Diabetes is a major biomedical problem afflicting 387 million worldwide, and causing one death every 7 seconds (IDF 2014). Intriguingly, 77% of world’s diabetics live in low- and middle-income countries, which have a low prevalence of obesity—the diabetes rates do not correlate with obesity rates. Further, a synergistic relationship exists between tuberculosis and diabetes in these countries leading to convergence of two major epidemics.
Current treatments for type 1 and 2 diabetes are symptomatic. The dysfunction and/or death of insulin-producing beta cells are a hallmark of type 1 and 2 diabetes. Therefore, identification of mechanisms for beta cell regeneration and prevention of beta cell dysfunction and death may afford an etiological treatment of diabetes.
Our goal is to identify molecules that regenerate beta cell mass and prevent beta-cell dysfunction and death. We also develop broadly-applicable chemical technologies with the intent of applying these technologies to specific avenues in beta cell biology. Below is a sampling of current research projects:
1) Exceptional organisms: Nature has evolved organisms that feed frequently (e.g., humans) and those that feed infrequently (e.g., lions). While frequent feeding organisms are often studied (e.g., mice), it is the infrequent feeding organisms that survive conditions considered pathological to humans. We are unraveling the molecular mechanisms by which infrequent feeding reptiles avert metabolic disorders despite possessing lifestyles that will be pathological to humans. We draw inspiration from the studies on the infrequent feeding Gila monster that led to the diabetes drug exenatide.
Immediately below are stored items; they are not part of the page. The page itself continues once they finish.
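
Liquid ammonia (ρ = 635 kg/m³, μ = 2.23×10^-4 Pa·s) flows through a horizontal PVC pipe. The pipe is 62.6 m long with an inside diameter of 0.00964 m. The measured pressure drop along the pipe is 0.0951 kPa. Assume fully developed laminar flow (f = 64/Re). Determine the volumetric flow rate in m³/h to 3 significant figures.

For laminar flow, f = 64/Re with Re = ρVD/μ, so Darcy-Weisbach reduces to ΔP = 32μLV/D². Solving for V: V = ΔP·D²/(32μL) = 95.1·(0.00964)²/(32·0.000223·62.6) = 0.01978 m/s.
Check: Re = ρVD/μ = 635·0.01978·0.00964/0.000223 = 543.1 < 2300, so the laminar assumption holds.
Q = V·A = 0.01978·(π/4·0.00964²) = 1.444e-06 m³/s = 0.00520 m³/h.

Q ≈ 0.00520 m³/h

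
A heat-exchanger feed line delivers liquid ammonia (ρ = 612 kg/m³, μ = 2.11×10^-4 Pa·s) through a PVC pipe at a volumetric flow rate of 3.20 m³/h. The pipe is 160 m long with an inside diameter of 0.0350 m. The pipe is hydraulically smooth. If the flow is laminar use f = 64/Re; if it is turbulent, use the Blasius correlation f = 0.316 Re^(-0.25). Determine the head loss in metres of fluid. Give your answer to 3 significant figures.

Q = 3.20 m³/h = 3.20/3600 = 0.0008889 m³/s.
Cross-sectional area A = πD²/4 = π(0.035)²/4 = 0.0009621 m²; mean velocity V = Q/A = 0.0008889/0.0009621 = 0.9239 m/s.
Reynolds number Re = ρVD/μ = 612 · 0.9239 · 0.035 / 0.000211 = 9.379e+04.
Re > 4000 → turbulent. Smooth-pipe (Blasius): f = 0.316 Re^(-0.25) = 0.316/(9.379e+04)^0.25 = 0.01806.
Darcy-Weisbach: ΔP = f(L/D)(ρV²/2) = 0.01806·(160/0.035)·(612·0.9239²/2) = 0.01806·4571·261.2 = 2.156e+04 Pa.
Head loss h_f = ΔP/(ρg) = 2.156e+04/(612·9.81) = 3.59 m.

h_f ≈ 3.59 m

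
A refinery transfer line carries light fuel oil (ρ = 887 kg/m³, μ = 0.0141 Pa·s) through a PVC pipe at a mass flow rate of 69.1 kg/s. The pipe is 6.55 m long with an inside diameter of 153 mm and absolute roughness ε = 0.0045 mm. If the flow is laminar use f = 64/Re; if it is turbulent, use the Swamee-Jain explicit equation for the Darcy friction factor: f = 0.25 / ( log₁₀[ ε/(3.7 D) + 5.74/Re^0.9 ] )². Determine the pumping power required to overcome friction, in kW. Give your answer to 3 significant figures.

A = πD²/4 = π(0.153)²/4 = 0.01839 m²; mean velocity V = ṁ/(ρA) = 69.1/(887 · 0.01839) = 4.237 m/s.
Reynolds number Re = ρVD/μ = 887 · 4.237 · 0.153 / 0.0141 = 4.078e+04.
Re > 4000 → turbulent. Relative roughness ε/D = 4.5e-06/0.153 = 2.94e-05. Swamee-Jain: f = 0.25/(log₁₀[2.94e-05/3.7 + 5.74/4.078e+04^0.9])² = 0.25/(log₁₀[7.95e-06 + 0.000407])² = 0.25/(-3.382)² = 0.02186.
Darcy-Weisbach: ΔP = f(L/D)(ρV²/2) = 0.02186·(6.55/0.153)·(887·4.237²/2) = 0.02186·42.81·7963 = 7450 Pa.
Q = ṁ/ρ = 69.1/887 = 0.0779 m³/s.
Pumping power P = QΔP = 0.0779·7450 = 580.4 W = 0.580 kW.

P ≈ 0.580 kW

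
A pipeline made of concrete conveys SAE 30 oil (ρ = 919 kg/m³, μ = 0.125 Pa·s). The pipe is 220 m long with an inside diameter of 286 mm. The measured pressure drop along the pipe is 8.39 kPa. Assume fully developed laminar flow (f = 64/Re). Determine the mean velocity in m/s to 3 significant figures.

V ≈ 0.780 m/s

For laminar flow, f = 64/Re with Re = ρVD/μ, so Darcy-Weisbach reduces to ΔP = 32μLV/D². Solving for V: V = ΔP·D²/(32μL) = 8390·(0.286)²/(32·0.125·220) = 0.7799 m/s.
Check: Re = ρVD/μ = 919·0.7799·0.286/0.125 = 1640 < 2300, so the laminar assumption holds.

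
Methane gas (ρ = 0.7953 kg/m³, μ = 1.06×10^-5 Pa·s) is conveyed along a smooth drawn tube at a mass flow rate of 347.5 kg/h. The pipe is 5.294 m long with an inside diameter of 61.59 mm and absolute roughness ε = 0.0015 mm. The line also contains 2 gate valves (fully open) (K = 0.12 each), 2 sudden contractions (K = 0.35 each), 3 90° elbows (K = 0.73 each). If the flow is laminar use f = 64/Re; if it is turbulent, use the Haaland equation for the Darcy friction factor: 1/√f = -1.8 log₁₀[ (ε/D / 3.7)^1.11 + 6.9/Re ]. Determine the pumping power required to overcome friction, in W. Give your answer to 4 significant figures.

P ≈ 359.7 W

ṁ = 347.5 kg/h = 347.5/3600 = 0.09653 kg/s.
A = πD²/4 = π(0.06159)²/4 = 0.002979 m²; mean velocity V = ṁ/(ρA) = 0.09653/(0.7953 · 0.002979) = 40.74 m/s.
Reynolds number Re = ρVD/μ = 0.7953 · 40.74 · 0.06159 / 1.06e-05 = 1.883e+05.
Re > 4000 → turbulent. Relative roughness ε/D = 1.5e-06/0.06159 = 2.44e-05. Haaland: 1/√f = -1.8 log₁₀[(2.44e-05/3.7)^1.11 + 6.9/1.883e+05] = -1.8 log₁₀[1.77e-06 + 3.67e-05] = 7.948, so f = 0.01583.
Total minor-loss coefficient ΣK = 2·0.12 + 2·0.35 + 3·0.73 = 3.13.
ΔP = [f·L/D + ΣK]·(ρV²/2) = [0.01583·5.294/0.06159 + 3.13]·(0.7953·40.74²/2) = [1.361 + 3.13]·660 = 2964 Pa.
Q = ṁ/ρ = 0.09653/0.7953 = 0.1214 m³/s.
Pumping power P = QΔP = 0.1214·2964 = 359.72 W = 359.7 W.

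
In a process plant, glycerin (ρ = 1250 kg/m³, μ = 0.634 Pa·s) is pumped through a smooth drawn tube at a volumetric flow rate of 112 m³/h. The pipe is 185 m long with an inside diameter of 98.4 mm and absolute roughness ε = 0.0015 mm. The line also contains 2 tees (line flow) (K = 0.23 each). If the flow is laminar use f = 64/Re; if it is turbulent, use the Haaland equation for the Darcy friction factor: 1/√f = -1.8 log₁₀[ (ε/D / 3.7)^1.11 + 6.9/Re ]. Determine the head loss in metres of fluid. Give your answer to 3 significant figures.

h_f ≈ 130 m

Q = 112 m³/h = 112/3600 = 0.03111 m³/s.
Cross-sectional area A = πD²/4 = π(0.0984)²/4 = 0.007605 m²; mean velocity V = Q/A = 0.03111/0.007605 = 4.091 m/s.
Reynolds number Re = ρVD/μ = 1250 · 4.091 · 0.0984 / 0.634 = 793.7.
Re < 2300 → laminar flow, so f = 64/Re = 64/793.7 = 0.08064 (the turbulent correlation is not needed).
Total minor-loss coefficient ΣK = 2·0.23 = 0.46.
ΔP = [f·L/D + ΣK]·(ρV²/2) = [0.08064·185/0.0984 + 0.46]·(1250·4.091²/2) = [151.6 + 0.46]·1.046e+04 = 1.591e+06 Pa.
Head loss h_f = ΔP/(ρg) = 1.591e+06/(1250·9.81) = 130 m.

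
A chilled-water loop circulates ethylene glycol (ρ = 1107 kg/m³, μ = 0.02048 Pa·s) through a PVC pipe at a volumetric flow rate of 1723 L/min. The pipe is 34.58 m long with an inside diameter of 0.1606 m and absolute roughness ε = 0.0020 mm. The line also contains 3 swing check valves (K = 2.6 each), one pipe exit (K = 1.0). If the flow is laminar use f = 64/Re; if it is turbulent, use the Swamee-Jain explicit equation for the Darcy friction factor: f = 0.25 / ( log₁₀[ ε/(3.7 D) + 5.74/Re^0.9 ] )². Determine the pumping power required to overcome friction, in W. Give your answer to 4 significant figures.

P ≈ 482.6 W

Q = 1723 L/min = 1723/60000 = 0.02872 m³/s.
Cross-sectional area A = πD²/4 = π(0.1606)²/4 = 0.02026 m²; mean velocity V = Q/A = 0.02872/0.02026 = 1.418 m/s.
Reynolds number Re = ρVD/μ = 1107 · 1.418 · 0.1606 / 0.0205 = 1.231e+04.
Re > 4000 → turbulent. Relative roughness ε/D = 2e-06/0.1606 = 1.25e-05. Swamee-Jain: f = 0.25/(log₁₀[1.25e-05/3.7 + 5.74/1.231e+04^0.9])² = 0.25/(log₁₀[3.37e-06 + 0.0012])² = 0.25/(-2.921)² = 0.0293.
Total minor-loss coefficient ΣK = 3·2.6 + 1·1 = 8.8.
ΔP = [f·L/D + ΣK]·(ρV²/2) = [0.0293·34.58/0.1606 + 8.8]·(1107·1.418²/2) = [6.309 + 8.8]·1112 = 1.681e+04 Pa.
Pumping power P = QΔP = 0.02872·1.681e+04 = 482.61 W = 482.6 W.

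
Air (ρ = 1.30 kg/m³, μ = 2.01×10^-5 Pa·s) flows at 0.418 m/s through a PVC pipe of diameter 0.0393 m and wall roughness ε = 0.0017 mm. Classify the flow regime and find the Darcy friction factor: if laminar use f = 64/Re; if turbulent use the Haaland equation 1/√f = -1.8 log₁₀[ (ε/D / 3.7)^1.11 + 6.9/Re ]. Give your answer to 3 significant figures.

Re = ρVD/μ = 1.3·0.418·0.0393/2.01e-05 = 1062.
Re < 2300 → laminar, so f = 64/Re = 0.06024 (roughness is irrelevant in laminar flow).

f ≈ 0.0602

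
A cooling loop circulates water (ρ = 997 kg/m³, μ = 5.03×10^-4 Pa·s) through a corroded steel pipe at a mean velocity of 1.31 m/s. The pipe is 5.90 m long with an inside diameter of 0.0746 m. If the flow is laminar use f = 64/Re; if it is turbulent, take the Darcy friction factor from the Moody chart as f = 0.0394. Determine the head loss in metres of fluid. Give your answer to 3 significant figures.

Reynolds number Re = ρVD/μ = 997 · 1.31 · 0.0746 / 0.000503 = 1.937e+05.
Re > 4000 → turbulent; use the Moody-chart value f = 0.0394.
Darcy-Weisbach: ΔP = f(L/D)(ρV²/2) = 0.0394·(5.9/0.0746)·(997·1.31²/2) = 0.0394·79.09·855.5 = 2666 Pa.
Head loss h_f = ΔP/(ρg) = 2666/(997·9.81) = 0.273 m.

h_f ≈ 0.273 m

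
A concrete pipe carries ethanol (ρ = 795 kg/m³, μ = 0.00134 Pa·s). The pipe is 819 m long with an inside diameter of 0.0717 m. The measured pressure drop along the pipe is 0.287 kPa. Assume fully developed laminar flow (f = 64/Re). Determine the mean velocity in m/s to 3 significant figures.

For laminar flow, f = 64/Re with Re = ρVD/μ, so Darcy-Weisbach reduces to ΔP = 32μLV/D². Solving for V: V = ΔP·D²/(32μL) = 287·(0.0717)²/(32·0.00134·819) = 0.04201 m/s.
Check: Re = ρVD/μ = 795·0.04201·0.0717/0.00134 = 1787 < 2300, so the laminar assumption holds.

V ≈ 0.0420 m/s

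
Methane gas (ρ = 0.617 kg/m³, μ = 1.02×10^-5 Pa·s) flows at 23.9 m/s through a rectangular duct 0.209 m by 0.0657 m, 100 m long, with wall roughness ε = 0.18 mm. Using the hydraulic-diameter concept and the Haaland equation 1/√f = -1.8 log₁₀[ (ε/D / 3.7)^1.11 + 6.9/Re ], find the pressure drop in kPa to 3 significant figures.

ΔP ≈ 4.23 kPa

Hydraulic diameter D_h = 4A/P = 4·(0.209·0.0657)/(2·(0.209+0.0657)) = 0.05493/0.5494 = 0.09997 m.
Re = ρVD_h/μ = 0.617·23.9·0.09997/1.02e-05 = 1.445e+05.
ε/D_h = 0.00018/0.09997 = 0.0018; Haaland gives 1/√f = -1.8 log₁₀[0.00021+4.77e-05] = 6.459, so f = 0.02397.
ΔP = f(L/D_h)(ρV²/2) = 0.02397·100/0.09997·176.2 = 4225 Pa.
ΔP = 4.23 kPa.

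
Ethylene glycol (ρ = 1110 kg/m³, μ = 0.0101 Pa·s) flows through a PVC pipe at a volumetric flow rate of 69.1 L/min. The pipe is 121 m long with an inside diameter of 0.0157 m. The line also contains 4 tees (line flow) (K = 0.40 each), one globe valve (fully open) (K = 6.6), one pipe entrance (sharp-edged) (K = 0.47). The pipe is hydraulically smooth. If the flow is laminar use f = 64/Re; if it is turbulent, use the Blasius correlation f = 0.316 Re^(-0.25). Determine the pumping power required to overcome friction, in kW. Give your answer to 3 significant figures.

Q = 69.1 L/min = 69.1/60000 = 0.001152 m³/s.
Cross-sectional area A = πD²/4 = π(0.0157)²/4 = 0.0001936 m²; mean velocity V = Q/A = 0.001152/0.0001936 = 5.949 m/s.
Reynolds number Re = ρVD/μ = 1110 · 5.949 · 0.0157 / 0.0101 = 1.026e+04.
Re > 4000 → turbulent. Smooth-pipe (Blasius): f = 0.316 Re^(-0.25) = 0.316/(1.026e+04)^0.25 = 0.03139.
Total minor-loss coefficient ΣK = 4·0.4 + 1·6.6 + 1·0.47 = 8.67.
ΔP = [f·L/D + ΣK]·(ρV²/2) = [0.03139·121/0.0157 + 8.67]·(1110·5.949²/2) = [242 + 8.67]·1.964e+04 = 4.923e+06 Pa.
Pumping power P = QΔP = 0.001152·4.923e+06 = 5669 W = 5.67 kW.

P ≈ 5.67 kW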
2) Chemical Technologies: Motivated by key challenges in diabetes research, we are developing the following tools/methods:
a) Protein Stability in vivo: Protein misfolding and aggregation are the key drivers of beta cell failure in type 2 diabetes. We are developing a general, sensitive, and label-free method that will accurately and precisely report on the changes in protein’s conformational stability and microenvironment in cellulo and in vivo.
b) Beta cell imaging and therapeutic delivery: We are developing methods for targeted delivery of therapeutic and imaging agents to the beta cells in vivo.
c) Next-generation genome-engineering: CRISPR-based technologies hold immense promise for therapeutic genome editing and transcriptional regulation in beta cells but suffer from several issues, including those about specificity and in vivo delivery. We are applying chemistry-based approaches to solve these issues.